During hearing of the case before a Bench headed by Chief Justice of India KG Balakrishnan, Delhi government counsel SA Wasim Qadri submitted that the court's 1997 order placing restrictions on roadside hoardings needed to be changed in the changed circumstances. He said the view was supported by various studies conducted by expert groups.
Senior counsel Mukul Rohtagi and Rakesh Khanna too supported the idea on behalf of the MCD and NDMC respectively. Rohtagi said the MCD policy would be ready in the next few weeks.
The court asked the Delhi government and the civic bodies to prepare their final policy. And place it before the Bhure Lal Committee for clearance and adjourned the hearing till third week of August.
The counsel pointed out that hoardings could be displayed without causing any disturbance to the traffic and that the court could allow it with certain guidelines.
Delhi government maintained that allowing roadside hoardings has the potential to generate enough funds to transform the Capital into a world class city.
Citing research studies conducted in Delhi and Kolkata which state that there is no relation between road accidents and hoardings, it requested the court to lift the ban against erecting roadside hoardings and forming of guidelines on the issue.
"It has become imperative to evolve a comprehensive policy for granting permission for erection and display of hoardings and advertisements on roadsides without undermining safety," Delhi government said.
The government has made a strong case to rely the business model, wherein private companies would be allowed to put up outdoor ads in lieu of building and maintaining civic amenities and public utilities of international standards.
Every advertisement and hoarding on the roadside, even if visible by moving traffic, may not be treated as traffic hazard, provided its location and content are proper, it maintained.
"Extensive research has been conducted by the Department of Transport and School of Planning and Architecture (SPA), which reveals that there is no evidence of any relation between accidents and street furniture, including hoardings," it states.
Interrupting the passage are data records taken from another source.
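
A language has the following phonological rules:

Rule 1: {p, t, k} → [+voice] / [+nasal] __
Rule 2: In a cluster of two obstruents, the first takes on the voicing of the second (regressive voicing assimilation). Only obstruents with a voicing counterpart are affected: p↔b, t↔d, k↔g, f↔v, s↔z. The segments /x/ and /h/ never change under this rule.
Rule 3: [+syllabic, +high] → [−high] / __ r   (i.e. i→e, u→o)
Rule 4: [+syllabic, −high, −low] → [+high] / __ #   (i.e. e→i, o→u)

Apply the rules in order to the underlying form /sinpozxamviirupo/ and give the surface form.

sinbosxamvierupu

Rule 1 (post-nasal voicing): /p/ is a voiceless stop immediately after the nasal /n/, so it voices to [b]. /sinpozxamviirupo/ → sinbozxamviirupo.
Rule 2 (regressive voicing assimilation): /z/ precedes the voiceless obstruent /x/, so it devoices to [s] by assimilation. /sinbozxamviirupo/ → sinbosxamviirupo.
Rule 3 (pre-rhotic lowering): /i/ is a high vowel immediately before /r/, so it lowers to [e]. /sinbosxamviirupo/ → sinbosxamvierupo.
Rule 4 (final vowel raising): /o/ is a mid vowel in word-final position, so it raises to [u]. /sinbosxamvierupo/ → sinbosxamvierupu.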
There are similar studies by Centre for Advance Research on Transportation (CART). In these studies, all major and minor accidents that took place in the last four years were taken into consideration. Even the Delhi Traffic Police have not been able to establish any direct correlation between hoardings and accidents on the basis of their case studies.
The government claimed that outdoor advertising poses a business threat to the print media and while adjudicating on the issue, one should not be swayed by any consideration.
The world over, outdoor advertising is a permissible activity regulated by the local authorities. "All central business hubs have outdoor ads, including LED screens. There are success models like the Times Square in the US, Piccadilly Circus in the UK and Ginza in Tokyo," Delhi government said.
Also, outdoor ads help in disseminating social messages and can cover a wide range of population with diverse backgrounds in the most cost-effective manner.
The government has suggested adopting the Policy on Roadside Advertisements’ framed by the Indian Roads Congress with certain modifications to suit local conditions. "One cannot proceed on the assumption that all commercial advertisements are obstructive as they draw attention of passersby… Even a road safety sign, if not properly erected, could be a greater traffic hazard," it stated.